Here was my reality: I weighed 275 pounds, ate everything in sight, watched TV all day and all night, smoked cigarettes and other things, drank alcohol to excess and had a loop of negative thoughts, feelings and memories working through my brain and body.
Slowly, over the years -- through therapy, support groups, making amends, helping others and seeking spirituality -- I untangled the morass of negativity that had nearly destroyed me, and I have gone on to live a happy, sober and relatively thin life.

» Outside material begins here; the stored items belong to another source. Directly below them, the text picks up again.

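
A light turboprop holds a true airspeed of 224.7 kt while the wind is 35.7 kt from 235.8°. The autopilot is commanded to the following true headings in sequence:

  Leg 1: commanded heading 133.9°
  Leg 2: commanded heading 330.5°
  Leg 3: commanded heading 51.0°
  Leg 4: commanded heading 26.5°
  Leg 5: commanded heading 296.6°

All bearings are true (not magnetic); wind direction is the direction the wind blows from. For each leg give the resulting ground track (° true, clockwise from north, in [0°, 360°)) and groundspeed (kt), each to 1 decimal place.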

I am a rare species: a compulsive overeater who is not on medications, has not had gastric bypass or other surgery, and has not gained the weight back.
My secret? There is no secret. It's hard work, a lifelong commitment to health.
But here's something I figured out that I wish Oprah-of-the-ever-changing-weight would figure out: I cannot eat sugar and I cannot eat most carbohydrates.
Just as consuming even a tiny amount of alcohol sets an alcoholic up for a bender, consuming sugar and starches sets people like me up for a binge. An alcoholic will never be able to consume alcohol. It's a physical sickness coupled with a mental obsession. Likewise, I will never be able to eat sugar. This is what many dieters I know can't accept, and I watch with sorrow as they fall off the wagon again and again.
I liken me eating sugar to me getting in the boxing ring with Mike Tyson. I haven't got a chance. There is good news, though. It starts with the understanding that for a sugar addict, when you eat sugar, you crave more. But when you abstain completely from sugar, the craving goes away within a few weeks, and it stays away -- unless you pick up again, and then the bone-crushing obsession is back in charge.
Here's what I wish I could tell Oprah: Just because you reach a goal weight and look and feel gorgeous, that doesn't mean you can start eating like a normal person. You are probably not a normal person. Your body probably does not react like a normal person's to sugar and starches (and maybe not salt and fat either).
If people with 50 or 100 or more pounds to lose would understand the seriousness of their condition, I think it would be liberating, not depressing.
You can keep getting in the ring with Mike Tyson and you can keep getting knocked down. Or you can stop getting in the ring.